Seriously though, I too had/have a lot of functionality concentrated
in a single pull tool.  I did actually move a bunch of the code back
into the torque classes and this simplified things quite a bit.  Before
my template may have included a couple method invocations to my
pull tool, but more often this is now one method invocation on the pull
tool and another on the result.  This has worked really well and I am
much happier with the size and complexity of my pull tool (I can't help
it, I have to laugh when I write this).

My application splits functionality between four groups of users and
I have recently given consideration to splitting the pull tool into two
or even four separate pull tools that support these different groups of
users.  In one case this will simplify things greatly as there is a
particular group of users whose functionality is limited in in a certain
way that might be more consistently enforced using an isolated tool.

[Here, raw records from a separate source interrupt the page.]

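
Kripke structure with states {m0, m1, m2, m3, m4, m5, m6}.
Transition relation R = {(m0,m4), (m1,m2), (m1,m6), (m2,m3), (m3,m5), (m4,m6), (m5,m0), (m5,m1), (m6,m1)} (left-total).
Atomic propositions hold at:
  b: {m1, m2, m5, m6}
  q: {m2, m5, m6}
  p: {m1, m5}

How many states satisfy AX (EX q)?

Sat(EX q) = {s : some successor in {m2, m5, m6}} = {m1, m3, m4}
Sat(AX (EX q)) = {s : every successor in {m1, m3, m4}} = {m0, m2, m6}
|Sat(AX (EX q))| = |{m0, m2, m6}| = 3.

3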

> To add to what has been said below, our Action classes are required to
build
> quite a bit of the context due to the omission of the Screen class. The
Pull
> tool needs to have the primary keys of all the entities it needs to flesh
> out for the screen so these have to come from the Action class. So our
> Action classes are split into 2 sections, process the form and do the
> database operation/s, then in the 2nd section dependent on the result,
build
> the appropriate context, including error messages if required.

Other ways to get the primary keys are to pass them as query data or
to retain a limited set in User.Temp.  I find these methods work very
well - the only time I use an action is when a form is involved.